I've visited the small Ontario community of
Port Hope, roughly midway between Kingston and Toronto on Lake Ontario, a few times in past years. It's struck me as a nice place, a booming city in the 19th century that was largely bypassed by the 20th century, leaving the community with the well-kept streets and vintage buildings that are legacies of its Victorian heyday. Most unfortunately for this town, which now draws its income from tourism (day tourism fro Toronto and the like), the town's
long involvement with the nuclear industry has left it with a low of low-level nuclear waste everywhere. The town's website describes the
Port Hope Area Initiative, a cleanup of contaminated soil. Raveena Aulakh's
Toronto Star article goes into more detail about the current state of affairs.

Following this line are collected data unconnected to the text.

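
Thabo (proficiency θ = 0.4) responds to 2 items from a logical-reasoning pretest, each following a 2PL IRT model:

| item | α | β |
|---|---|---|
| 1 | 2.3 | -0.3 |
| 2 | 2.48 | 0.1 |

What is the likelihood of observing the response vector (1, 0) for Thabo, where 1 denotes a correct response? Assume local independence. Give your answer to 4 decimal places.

0.2685

P(θ) = 1 / (1 + exp(−α(θ − β)))
P_1 = 1/(1+e^{-1.6100}) = 0.8334
P_2 = 1/(1+e^{-0.7440}) = 0.6779
L = P_1 × (1−P_2) = 0.8334 × 0.3221 = 0.26847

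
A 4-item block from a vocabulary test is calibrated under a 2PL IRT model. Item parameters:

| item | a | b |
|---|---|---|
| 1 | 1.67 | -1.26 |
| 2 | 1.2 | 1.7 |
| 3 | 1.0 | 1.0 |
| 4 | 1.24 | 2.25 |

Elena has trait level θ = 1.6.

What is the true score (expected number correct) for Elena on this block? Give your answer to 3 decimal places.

2.416

P(θ) = 1 / (1 + exp(−a(θ − b)))
P_1 = 1/(1+e^{-4.7762}) = 0.9916
P_2 = 1/(1+e^{0.1200}) = 0.4700
P_3 = 1/(1+e^{-0.6000}) = 0.6457
P_4 = 1/(1+e^{0.8060}) = 0.3087
E[score] = 0.9916 + 0.4700 + 0.6457 + 0.3087 = 2.4161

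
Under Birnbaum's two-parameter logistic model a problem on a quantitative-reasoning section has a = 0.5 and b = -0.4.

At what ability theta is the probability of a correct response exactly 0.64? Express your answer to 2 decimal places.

0.75

P(theta) = 1 / (1 + exp(−a(theta − b)))
logit = ln(0.6400/0.3600) = 0.5754
theta = b + logit/(a) = -0.4 + 0.5754/0.5000 = 0.7507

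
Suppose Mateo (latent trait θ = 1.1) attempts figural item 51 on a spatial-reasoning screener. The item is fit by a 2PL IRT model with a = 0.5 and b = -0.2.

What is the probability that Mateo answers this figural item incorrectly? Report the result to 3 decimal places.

0.343

P(θ) = 1 / (1 + exp(−a(θ − b)))
Exponent: 0.5 × (1.1 − (-0.2)) = 0.6500
1/(1 + e^{-0.6500}) = 0.6570
P(incorrect) = 1 − 0.6570 = 0.3430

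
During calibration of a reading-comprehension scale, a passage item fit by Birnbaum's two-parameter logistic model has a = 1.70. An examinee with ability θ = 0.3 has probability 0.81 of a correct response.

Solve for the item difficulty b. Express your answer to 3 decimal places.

P(θ) = 1 / (1 + exp(−a(θ − b)))
logit(0.81) = ln(0.81/0.19) = 1.4500
b = θ − logit/(a) = 0.3 − 1.4500/1.7000 = -0.5529

-0.553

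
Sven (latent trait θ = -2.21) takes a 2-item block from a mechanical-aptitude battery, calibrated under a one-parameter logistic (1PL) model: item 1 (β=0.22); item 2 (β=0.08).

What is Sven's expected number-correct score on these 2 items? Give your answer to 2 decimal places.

0.17

P(θ) = 1 / (1 + exp(−(θ − β)))
P_1 = 1/(1+e^{2.4300}) = 0.0809
P_2 = 1/(1+e^{2.2900}) = 0.0920
E[score] = 0.0809 + 0.0920 = 0.1729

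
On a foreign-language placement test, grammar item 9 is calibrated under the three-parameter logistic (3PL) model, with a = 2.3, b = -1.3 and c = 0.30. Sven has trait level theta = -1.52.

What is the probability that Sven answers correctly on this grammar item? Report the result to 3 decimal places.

P(theta) = c + (1 − c) · 1 / (1 + exp(−a(theta − b)))
Exponent: 2.3 × (-1.52 − (-1.3)) = -0.5060
1/(1 + e^{0.5060}) = 0.3761
P = 0.30 + 0.70 × 0.3761 = 0.5633

0.563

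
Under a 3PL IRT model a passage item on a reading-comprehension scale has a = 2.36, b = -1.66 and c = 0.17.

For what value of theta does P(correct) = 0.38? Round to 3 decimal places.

-2.119

P(theta) = c + (1 − c) · 1 / (1 + exp(−a(theta − b)))
Remove guessing floor: (0.38 − 0.17)/(1 − 0.17) = 0.2530
logit = ln(0.2530/0.7470) = -1.0826
theta = b + logit/(a) = -1.66 + (-1.0826)/2.3600 = -2.1187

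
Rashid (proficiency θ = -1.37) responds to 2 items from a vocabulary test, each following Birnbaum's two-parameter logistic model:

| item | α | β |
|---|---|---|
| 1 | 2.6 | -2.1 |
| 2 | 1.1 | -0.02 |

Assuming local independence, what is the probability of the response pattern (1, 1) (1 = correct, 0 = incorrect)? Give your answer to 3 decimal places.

0.161

P(θ) = 1 / (1 + exp(−α(θ − β)))
P_1 = 1/(1+e^{-1.8980}) = 0.8697
P_2 = 1/(1+e^{1.4850}) = 0.1847
L = P_1 × P_2 = 0.8697 × 0.1847 = 0.16060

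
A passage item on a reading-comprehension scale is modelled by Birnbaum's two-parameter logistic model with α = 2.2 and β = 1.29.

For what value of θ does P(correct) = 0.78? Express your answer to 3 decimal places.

1.865

P(θ) = 1 / (1 + exp(−α(θ − β)))
logit = ln(0.7800/0.2200) = 1.2657
θ = β + logit/(α) = 1.29 + 1.2657/2.2000 = 1.8653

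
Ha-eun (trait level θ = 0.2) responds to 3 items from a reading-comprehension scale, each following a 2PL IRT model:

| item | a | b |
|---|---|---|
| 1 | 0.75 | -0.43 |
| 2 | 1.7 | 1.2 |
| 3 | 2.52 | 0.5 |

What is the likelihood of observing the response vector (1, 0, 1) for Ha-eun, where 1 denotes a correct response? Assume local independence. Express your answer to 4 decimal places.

0.1664

P(θ) = 1 / (1 + exp(−a(θ − b)))
P_1 = 1/(1+e^{-0.4725}) = 0.6160
P_2 = 1/(1+e^{1.7000}) = 0.1545
P_3 = 1/(1+e^{0.7560}) = 0.3195
L = P_1 × (1−P_2) × P_3 = 0.6160 × 0.8455 × 0.3195 = 0.16641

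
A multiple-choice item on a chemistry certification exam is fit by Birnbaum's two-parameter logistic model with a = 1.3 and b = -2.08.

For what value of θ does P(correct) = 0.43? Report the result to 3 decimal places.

P(θ) = 1 / (1 + exp(−a(θ − b)))
logit = ln(0.4300/0.5700) = -0.2819
θ = b + logit/(a) = -2.08 + (-0.2819)/1.3000 = -2.2968

-2.297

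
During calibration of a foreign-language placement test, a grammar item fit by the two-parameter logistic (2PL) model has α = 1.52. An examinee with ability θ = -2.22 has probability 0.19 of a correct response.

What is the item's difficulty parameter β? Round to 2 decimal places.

-1.27

P(θ) = 1 / (1 + exp(−α(θ − β)))
logit(0.19) = ln(0.19/0.81) = -1.4500
β = θ − logit/(α) = -2.22 − (-1.4500)/1.5200 = -1.2660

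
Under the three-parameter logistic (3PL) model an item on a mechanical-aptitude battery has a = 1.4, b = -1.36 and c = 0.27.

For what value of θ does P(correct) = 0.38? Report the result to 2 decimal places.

P(θ) = c + (1 − c) · 1 / (1 + exp(−a(θ − b)))
Remove guessing floor: (0.38 − 0.27)/(1 − 0.27) = 0.1507
logit = ln(0.1507/0.8493) = -1.7292
θ = b + logit/(a) = -1.36 + (-1.7292)/1.4000 = -2.5952

-2.60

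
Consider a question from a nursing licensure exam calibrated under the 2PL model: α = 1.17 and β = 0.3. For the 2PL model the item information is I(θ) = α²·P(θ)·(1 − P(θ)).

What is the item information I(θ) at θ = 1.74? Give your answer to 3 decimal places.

0.181

P = 1/(1+e^{-1.6848}) = 0.8435
P(1−P) = 0.8435 × 0.1565 = 0.1320
I = α² × P(1−P) = 1.17² × 0.1320 = 0.18067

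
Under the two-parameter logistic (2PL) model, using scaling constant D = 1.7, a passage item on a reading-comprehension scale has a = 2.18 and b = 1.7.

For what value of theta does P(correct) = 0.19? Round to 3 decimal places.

P(theta) = 1 / (1 + exp(−D·a(theta − b)))
logit = ln(0.1900/0.8100) = -1.4500
theta = b + logit/(1.7·a) = 1.7 + (-1.4500)/3.7060 = 1.3087

1.309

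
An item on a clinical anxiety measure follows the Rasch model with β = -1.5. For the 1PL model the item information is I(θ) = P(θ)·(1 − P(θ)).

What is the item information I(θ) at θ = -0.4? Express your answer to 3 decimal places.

0.187

P = 1/(1+e^{-1.1000}) = 0.7503
P(1−P) = 0.7503 × 0.2497 = 0.1874
I = P(1−P) = 0.18737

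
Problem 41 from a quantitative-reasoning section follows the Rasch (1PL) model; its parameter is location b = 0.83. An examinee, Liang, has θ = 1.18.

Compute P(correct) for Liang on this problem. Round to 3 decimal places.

0.587

P(θ) = 1 / (1 + exp(−(θ − b)))
Exponent: (1.18 − 0.83) = 0.3500
1/(1 + e^{-0.3500}) = 0.5866
P = 0.5866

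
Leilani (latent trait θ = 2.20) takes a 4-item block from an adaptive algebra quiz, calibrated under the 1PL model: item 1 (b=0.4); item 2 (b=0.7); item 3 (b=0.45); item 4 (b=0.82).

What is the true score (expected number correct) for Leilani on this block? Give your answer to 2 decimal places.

P(θ) = 1 / (1 + exp(−(θ − b)))
P_1 = 1/(1+e^{-1.8000}) = 0.8581
P_2 = 1/(1+e^{-1.5000}) = 0.8176
P_3 = 1/(1+e^{-1.7500}) = 0.8520
P_4 = 1/(1+e^{-1.3800}) = 0.7990
E[score] = 0.8581 + 0.8176 + 0.8520 + 0.7990 = 3.3267

3.33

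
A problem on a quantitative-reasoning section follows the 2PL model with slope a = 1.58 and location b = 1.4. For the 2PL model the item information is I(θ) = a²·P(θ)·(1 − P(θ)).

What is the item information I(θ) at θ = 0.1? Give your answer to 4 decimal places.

0.2515

P = 1/(1+e^{2.0540}) = 0.1136
P(1−P) = 0.1136 × 0.8864 = 0.1007
I = a² × P(1−P) = 1.58² × 0.1007 = 0.25147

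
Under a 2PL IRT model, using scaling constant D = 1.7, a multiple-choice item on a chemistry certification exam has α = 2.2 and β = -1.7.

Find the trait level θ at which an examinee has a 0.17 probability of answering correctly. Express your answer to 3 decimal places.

P(θ) = 1 / (1 + exp(−D·α(θ − β)))
logit = ln(0.1700/0.8300) = -1.5856
θ = β + logit/(1.7·α) = -1.7 + (-1.5856)/3.7400 = -2.1240

-2.124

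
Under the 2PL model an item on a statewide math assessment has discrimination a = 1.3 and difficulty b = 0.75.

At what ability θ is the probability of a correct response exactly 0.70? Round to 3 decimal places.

1.402

P(θ) = 1 / (1 + exp(−a(θ − b)))
logit = ln(0.7000/0.3000) = 0.8473
θ = b + logit/(a) = 0.75 + 0.8473/1.3000 = 1.4018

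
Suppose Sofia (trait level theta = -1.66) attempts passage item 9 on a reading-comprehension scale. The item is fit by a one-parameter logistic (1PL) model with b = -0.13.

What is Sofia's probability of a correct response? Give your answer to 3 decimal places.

0.178

P(theta) = 1 / (1 + exp(−(theta − b)))
Exponent: (-1.66 − (-0.13)) = -1.5300
1/(1 + e^{1.5300}) = 0.1780
P = 0.1780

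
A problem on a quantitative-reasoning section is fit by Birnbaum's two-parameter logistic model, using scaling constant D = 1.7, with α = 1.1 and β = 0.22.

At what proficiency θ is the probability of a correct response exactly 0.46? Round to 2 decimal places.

P(θ) = 1 / (1 + exp(−D·α(θ − β)))
logit = ln(0.4600/0.5400) = -0.1603
θ = β + logit/(1.7·α) = 0.22 + (-0.1603)/1.8700 = 0.1343

0.13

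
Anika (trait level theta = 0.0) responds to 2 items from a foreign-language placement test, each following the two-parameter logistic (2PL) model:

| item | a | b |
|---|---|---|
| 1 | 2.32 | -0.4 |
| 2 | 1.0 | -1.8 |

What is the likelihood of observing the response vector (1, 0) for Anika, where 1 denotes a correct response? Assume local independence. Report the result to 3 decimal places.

P(theta) = 1 / (1 + exp(−a(theta − b)))
P_1 = 1/(1+e^{-0.9280}) = 0.7167
P_2 = 1/(1+e^{-1.8000}) = 0.8581
L = P_1 × (1−P_2) = 0.7167 × 0.1419 = 0.10166

0.102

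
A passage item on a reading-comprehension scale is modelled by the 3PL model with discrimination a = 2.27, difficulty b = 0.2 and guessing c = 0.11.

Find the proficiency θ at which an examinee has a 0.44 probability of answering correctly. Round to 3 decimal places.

-0.033

P(θ) = c + (1 − c) · 1 / (1 + exp(−a(θ − b)))
Remove guessing floor: (0.44 − 0.11)/(1 − 0.11) = 0.3708
logit = ln(0.3708/0.6292) = -0.5288
θ = b + logit/(a) = 0.2 + (-0.5288)/2.2700 = -0.0330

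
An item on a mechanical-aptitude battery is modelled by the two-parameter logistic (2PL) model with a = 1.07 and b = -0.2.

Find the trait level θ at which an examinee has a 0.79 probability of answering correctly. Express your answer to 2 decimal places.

1.04

P(θ) = 1 / (1 + exp(−a(θ − b)))
logit = ln(0.7900/0.2100) = 1.3249
θ = b + logit/(a) = -0.2 + 1.3249/1.0700 = 1.0382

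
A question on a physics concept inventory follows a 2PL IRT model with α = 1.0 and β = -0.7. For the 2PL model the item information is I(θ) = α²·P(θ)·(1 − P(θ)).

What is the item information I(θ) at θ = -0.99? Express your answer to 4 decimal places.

0.2448

P = 1/(1+e^{0.2900}) = 0.4280
P(1−P) = 0.4280 × 0.5720 = 0.2448
I = α² × P(1−P) = 1.0² × 0.2448 = 0.24482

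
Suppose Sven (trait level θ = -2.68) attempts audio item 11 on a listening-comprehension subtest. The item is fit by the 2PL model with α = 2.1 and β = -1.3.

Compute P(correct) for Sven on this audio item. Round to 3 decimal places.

0.052

P(θ) = 1 / (1 + exp(−α(θ − β)))
Exponent: 2.1 × (-2.68 − (-1.3)) = -2.8980
1/(1 + e^{2.8980}) = 0.0523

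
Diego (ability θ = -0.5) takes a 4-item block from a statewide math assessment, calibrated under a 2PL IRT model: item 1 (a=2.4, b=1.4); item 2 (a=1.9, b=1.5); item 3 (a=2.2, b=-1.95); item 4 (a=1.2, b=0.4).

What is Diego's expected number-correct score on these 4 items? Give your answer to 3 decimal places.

P(θ) = 1 / (1 + exp(−a(θ − b)))
P_1 = 1/(1+e^{4.5600}) = 0.0104
P_2 = 1/(1+e^{3.8000}) = 0.0219
P_3 = 1/(1+e^{-3.1900}) = 0.9605
P_4 = 1/(1+e^{1.0800}) = 0.2535
E[score] = 0.0104 + 0.0219 + 0.9605 + 0.2535 = 1.2462

1.246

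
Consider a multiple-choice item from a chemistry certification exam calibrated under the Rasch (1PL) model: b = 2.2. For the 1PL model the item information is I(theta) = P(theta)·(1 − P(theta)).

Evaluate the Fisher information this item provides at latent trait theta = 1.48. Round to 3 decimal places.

0.220

P = 1/(1+e^{0.7200}) = 0.3274
P(1−P) = 0.3274 × 0.6726 = 0.2202
I = P(1−P) = 0.22021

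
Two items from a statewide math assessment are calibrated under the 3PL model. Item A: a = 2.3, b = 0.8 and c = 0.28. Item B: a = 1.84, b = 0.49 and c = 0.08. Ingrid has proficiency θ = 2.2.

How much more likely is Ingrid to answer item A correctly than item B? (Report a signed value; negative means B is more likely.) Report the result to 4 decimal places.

P(θ) = c + (1 − c) · 1 / (1 + exp(−a(θ − b)))
P_A = 0.9723
P_B = 0.9621
P_A − P_B = 0.0103

0.0103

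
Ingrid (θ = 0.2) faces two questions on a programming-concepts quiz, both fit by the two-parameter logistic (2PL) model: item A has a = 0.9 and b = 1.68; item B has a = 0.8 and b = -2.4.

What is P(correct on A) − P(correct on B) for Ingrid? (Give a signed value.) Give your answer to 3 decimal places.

P(θ) = 1 / (1 + exp(−a(θ − b)))
P_A = 0.2088
P_B = 0.8889
P_A − P_B = -0.6801

-0.680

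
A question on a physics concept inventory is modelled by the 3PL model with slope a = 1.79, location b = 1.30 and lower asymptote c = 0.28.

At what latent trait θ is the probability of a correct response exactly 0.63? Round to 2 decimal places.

1.27

P(θ) = c + (1 − c) · 1 / (1 + exp(−a(θ − b)))
Remove guessing floor: (0.63 − 0.28)/(1 − 0.28) = 0.4861
logit = ln(0.4861/0.5139) = -0.0556
θ = b + logit/(a) = 1.30 + (-0.0556)/1.7900 = 1.2690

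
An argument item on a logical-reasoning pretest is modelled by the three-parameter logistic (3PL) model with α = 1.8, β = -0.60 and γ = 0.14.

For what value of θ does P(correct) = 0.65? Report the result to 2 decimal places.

-0.39

P(θ) = γ + (1 − γ) · 1 / (1 + exp(−α(θ − β)))
Remove guessing floor: (0.65 − 0.14)/(1 − 0.14) = 0.5930
logit = ln(0.5930/0.4070) = 0.3765
θ = β + logit/(α) = -0.60 + 0.3765/1.8000 = -0.3908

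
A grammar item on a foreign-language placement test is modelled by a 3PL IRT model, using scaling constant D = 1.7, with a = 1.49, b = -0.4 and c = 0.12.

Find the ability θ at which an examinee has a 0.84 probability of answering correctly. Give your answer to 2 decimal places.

P(θ) = c + (1 − c) · 1 / (1 + exp(−D·a(θ − b)))
Remove guessing floor: (0.84 − 0.12)/(1 − 0.12) = 0.8182
logit = ln(0.8182/0.1818) = 1.5041
θ = b + logit/(1.7·a) = -0.4 + 1.5041/2.5330 = 0.1938

0.19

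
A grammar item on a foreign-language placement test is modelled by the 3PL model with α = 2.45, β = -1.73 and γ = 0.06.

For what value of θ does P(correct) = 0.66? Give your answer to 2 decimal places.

-1.50

P(θ) = γ + (1 − γ) · 1 / (1 + exp(−α(θ − β)))
Remove guessing floor: (0.66 − 0.06)/(1 − 0.06) = 0.6383
logit = ln(0.6383/0.3617) = 0.5680
θ = β + logit/(α) = -1.73 + 0.5680/2.4500 = -1.4982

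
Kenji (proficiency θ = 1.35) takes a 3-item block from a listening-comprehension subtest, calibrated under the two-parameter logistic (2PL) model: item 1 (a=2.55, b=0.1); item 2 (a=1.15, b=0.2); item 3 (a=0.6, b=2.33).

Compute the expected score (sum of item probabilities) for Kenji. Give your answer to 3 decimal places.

P(θ) = 1 / (1 + exp(−a(θ − b)))
P_1 = 1/(1+e^{-3.1875}) = 0.9604
P_2 = 1/(1+e^{-1.3225}) = 0.7896
P_3 = 1/(1+e^{0.5880}) = 0.3571
E[score] = 0.9604 + 0.7896 + 0.3571 = 2.1071

2.107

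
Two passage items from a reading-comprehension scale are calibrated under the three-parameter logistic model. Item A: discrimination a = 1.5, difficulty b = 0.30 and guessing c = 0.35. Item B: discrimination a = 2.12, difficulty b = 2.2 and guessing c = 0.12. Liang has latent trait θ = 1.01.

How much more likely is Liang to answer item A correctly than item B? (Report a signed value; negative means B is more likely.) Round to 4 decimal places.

P(θ) = c + (1 − c) · 1 / (1 + exp(−a(θ − b)))
P_A = 0.8334
P_B = 0.1854
P_A − P_B = 0.6480

0.6480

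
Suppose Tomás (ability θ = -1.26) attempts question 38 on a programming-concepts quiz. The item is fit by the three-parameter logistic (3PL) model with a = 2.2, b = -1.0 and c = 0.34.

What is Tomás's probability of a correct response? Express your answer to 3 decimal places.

0.578

P(θ) = c + (1 − c) · 1 / (1 + exp(−a(θ − b)))
Exponent: 2.2 × (-1.26 − (-1.0)) = -0.5720
1/(1 + e^{0.5720}) = 0.3608
P = 0.34 + 0.66 × 0.3608 = 0.5781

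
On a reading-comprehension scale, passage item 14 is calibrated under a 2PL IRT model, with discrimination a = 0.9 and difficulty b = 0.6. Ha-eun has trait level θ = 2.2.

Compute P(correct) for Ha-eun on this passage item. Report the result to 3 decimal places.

P(θ) = 1 / (1 + exp(−a(θ − b)))
Exponent: 0.9 × (2.2 − 0.6) = 1.4400
1/(1 + e^{-1.4400}) = 0.8085

0.808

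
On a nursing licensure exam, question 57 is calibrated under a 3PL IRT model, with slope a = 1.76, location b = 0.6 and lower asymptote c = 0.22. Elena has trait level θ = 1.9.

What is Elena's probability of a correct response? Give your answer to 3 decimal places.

P(θ) = c + (1 − c) · 1 / (1 + exp(−a(θ − b)))
Exponent: 1.76 × (1.9 − 0.6) = 2.2880
1/(1 + e^{-2.2880}) = 0.9079
P = 0.22 + 0.78 × 0.9079 = 0.9281

0.928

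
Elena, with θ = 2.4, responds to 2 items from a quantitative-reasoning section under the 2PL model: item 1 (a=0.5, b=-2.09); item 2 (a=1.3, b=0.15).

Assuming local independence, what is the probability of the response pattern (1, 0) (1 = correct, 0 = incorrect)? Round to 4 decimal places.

0.0461

P(θ) = 1 / (1 + exp(−a(θ − b)))
P_1 = 1/(1+e^{-2.2450}) = 0.9042
P_2 = 1/(1+e^{-2.9250}) = 0.9491
L = P_1 × (1−P_2) = 0.9042 × 0.0509 = 0.04605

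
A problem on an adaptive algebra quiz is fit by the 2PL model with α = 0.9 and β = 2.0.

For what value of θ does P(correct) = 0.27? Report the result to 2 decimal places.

0.89

P(θ) = 1 / (1 + exp(−α(θ − β)))
logit = ln(0.2700/0.7300) = -0.9946
θ = β + logit/(α) = 2.0 + (-0.9946)/0.9000 = 0.8949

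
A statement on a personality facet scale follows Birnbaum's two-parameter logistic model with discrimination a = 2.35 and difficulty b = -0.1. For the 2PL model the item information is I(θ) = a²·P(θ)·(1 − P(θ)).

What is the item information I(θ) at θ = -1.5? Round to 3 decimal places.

P = 1/(1+e^{3.2900}) = 0.0359
P(1−P) = 0.0359 × 0.9641 = 0.0346
I = a² × P(1−P) = 2.35² × 0.0346 = 0.19122

0.191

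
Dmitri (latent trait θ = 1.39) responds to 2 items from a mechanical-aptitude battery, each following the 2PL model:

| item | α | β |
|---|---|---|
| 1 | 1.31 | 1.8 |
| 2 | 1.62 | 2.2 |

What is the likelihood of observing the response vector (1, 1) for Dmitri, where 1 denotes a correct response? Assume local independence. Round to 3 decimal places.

0.078

P(θ) = 1 / (1 + exp(−α(θ − β)))
P_1 = 1/(1+e^{0.5371}) = 0.3689
P_2 = 1/(1+e^{1.3122}) = 0.2121
L = P_1 × P_2 = 0.3689 × 0.2121 = 0.07824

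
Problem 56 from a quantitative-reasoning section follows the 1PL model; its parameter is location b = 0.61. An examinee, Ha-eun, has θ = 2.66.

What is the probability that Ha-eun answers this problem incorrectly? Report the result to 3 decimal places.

P(θ) = 1 / (1 + exp(−(θ − b)))
Exponent: (2.66 − 0.61) = 2.0500
1/(1 + e^{-2.0500}) = 0.8859
P = 0.8859
P(incorrect) = 1 − 0.8859 = 0.1141

0.114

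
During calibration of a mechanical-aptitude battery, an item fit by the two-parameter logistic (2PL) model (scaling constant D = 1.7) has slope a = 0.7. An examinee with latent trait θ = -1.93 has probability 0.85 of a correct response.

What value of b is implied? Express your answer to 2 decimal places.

P(θ) = 1 / (1 + exp(−D·a(θ − b)))
logit(0.85) = ln(0.85/0.15) = 1.7346
b = θ − logit/(1.7·a) = -1.93 − 1.7346/1.1900 = -3.3876

-3.39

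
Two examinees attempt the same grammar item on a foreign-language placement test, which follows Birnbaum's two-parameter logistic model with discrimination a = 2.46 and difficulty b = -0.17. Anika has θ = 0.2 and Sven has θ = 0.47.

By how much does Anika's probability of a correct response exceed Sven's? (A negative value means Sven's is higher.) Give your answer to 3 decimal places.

P(θ) = 1 / (1 + exp(−a(θ − b)))
P(Anika) = 0.7130  [exponent 0.9102]
P(Sven) = 0.8284  [exponent 1.5744]
Difference = 0.7130 − 0.8284 = -0.1154

-0.115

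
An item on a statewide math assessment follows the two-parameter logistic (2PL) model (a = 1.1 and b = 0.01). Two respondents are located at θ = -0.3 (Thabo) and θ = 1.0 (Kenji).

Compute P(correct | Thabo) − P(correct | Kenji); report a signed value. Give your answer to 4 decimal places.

P(θ) = 1 / (1 + exp(−a(θ − b)))
P(Thabo) = 0.4156  [exponent -0.3410]
P(Kenji) = 0.7482  [exponent 1.0890]
Difference = 0.4156 − 0.7482 = -0.3326

-0.3326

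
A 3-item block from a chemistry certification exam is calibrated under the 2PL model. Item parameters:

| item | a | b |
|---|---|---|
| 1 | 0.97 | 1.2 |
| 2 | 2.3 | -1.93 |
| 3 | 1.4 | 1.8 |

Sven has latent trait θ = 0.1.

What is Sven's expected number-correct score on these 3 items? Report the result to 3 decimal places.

1.331

P(θ) = 1 / (1 + exp(−a(θ − b)))
P_1 = 1/(1+e^{1.0670}) = 0.2560
P_2 = 1/(1+e^{-4.6690}) = 0.9907
P_3 = 1/(1+e^{2.3800}) = 0.0847
E[score] = 0.2560 + 0.9907 + 0.0847 = 1.3314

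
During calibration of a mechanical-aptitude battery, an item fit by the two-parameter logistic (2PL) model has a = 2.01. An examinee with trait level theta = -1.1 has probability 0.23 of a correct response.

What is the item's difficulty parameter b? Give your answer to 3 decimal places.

-0.499

P(theta) = 1 / (1 + exp(−a(theta − b)))
logit(0.23) = ln(0.23/0.77) = -1.2083
b = theta − logit/(a) = -1.1 − (-1.2083)/2.0100 = -0.4989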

Some 1.2 million cubic metres of contaminated soil — enough for 500 Olympic-size pools — will be entombed in a storage facility. A waste-water treatment plant at the site is close to completion, said Judy Herod of Port Hope Area Initiative, the agency in charge of the cleanup.
“We are still on schedule to complete (cleanup) by 2022,” she said.
The 450-plus homeowners whose properties were tested have yet to receive the results. Radon gas levels were measured inside their homes while bore hole drilling outside yielded soil samples.
More than 5,000 private and public properties will undergo such testing to identify places which need remediation, said Herod.
[. . .]
When Ottawa approved the cleanup 13 years ago, the cost was pegged at $260 million. It has since ballooned to $1.28 billion.
“It was understood that estimates made at that time would need to be reviewed after the planning phase was completed,” said Joshua Kirkey, a spokesman for the Natural Resources ministry, adding the cleanup cost is “in line with similar cleanups that have taken place internationally.”